Backstory
He lives very far away, up on the Canadian border. I don’t know his best friends, as I did when he was under my roof. I learn most of his achievements and activities by following his posts on Facebook. So how could I possibly feel close to my adult son?
It is by the compliments I hear from others. Watching him crowned the head of this committee or the leader of that effort. Seeing his children cared for, smart and thriving. It’s by seeing the love in his wife’s eyes and his when they catch each other in a glance and smile. Even though we can’t often share dinner at the Japanese Steakhouse, he is always in my heart.
Adult Son
A friend asked me the other day, “When you see your grown son, is there a tie to the little guy you taught to walk, and talk, and think? Or is there a disconnect from that long ago path, so that you only see the man today and not the child?”
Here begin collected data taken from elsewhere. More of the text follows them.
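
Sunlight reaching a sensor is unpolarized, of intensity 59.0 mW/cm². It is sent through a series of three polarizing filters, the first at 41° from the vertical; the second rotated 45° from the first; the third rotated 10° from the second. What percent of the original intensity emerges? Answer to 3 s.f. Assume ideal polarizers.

≈ 24.2%

Unpolarized light through the first polarizer → I₁ = 59.0 mW/cm²/2 = 29.5 mW/cm², polarized at 41°.
I₂ = I₁ · cos²(45°) = 29.5 · 0.5 = 14.75 mW/cm².
I₃ = I₂ · cos²(10°) = 14.75 · 0.9698 = 14.31 mW/cm².
That is 24.25% of the incident intensity.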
Oh no, my friend, the man is never disconnected from the child the mother raised. You remember the ups and downs. You see a scar on his adult hand or knee and remember what put it there.
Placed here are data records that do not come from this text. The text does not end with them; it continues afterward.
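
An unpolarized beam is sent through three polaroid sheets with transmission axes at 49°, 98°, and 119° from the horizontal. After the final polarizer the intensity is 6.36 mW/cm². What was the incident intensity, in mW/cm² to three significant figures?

I₀ ≈ 33.9 mW/cm²

Unpolarized light through the first polarizer → I₁ = ½ I₀, now polarized at 49°.
I₂ = I₁ cos²(98° − 49°) = 0.5 I₀ · cos²(49°) = 0.2152 I₀.
I₃ = I₂ cos²(119° − 98°) = 0.2152 I₀ · cos²(21°) = 0.1876 I₀.
So 6.36 mW/cm² = 0.1876 I₀, giving I₀ = 6.36/0.1876 = 33.91 mW/cm².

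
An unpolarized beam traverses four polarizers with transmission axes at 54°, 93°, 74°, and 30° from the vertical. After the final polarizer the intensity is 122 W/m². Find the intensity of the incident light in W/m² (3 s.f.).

I₀ ≈ 873 W/m²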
You remember how hard it was for him to learn certain things, and those he mastered with hardly an effort. You swell with pride at the challenges he meets over the years and feel his hurt to the core when he is ill or in danger, or off the track.
He is that little toddler, that searching teen and that wonderous man, all rolled into one.
At least to his Mom.
P.S.
I hope you have lots of photos of your grown son, back when he was a toddler and youngster and teenager. Polaroids were so popular then but they disappear, in time. We had loads of slides. Hard to mount in a butterfly-fringed picture frame. Treasure the photos you captured and have retained. They are precious.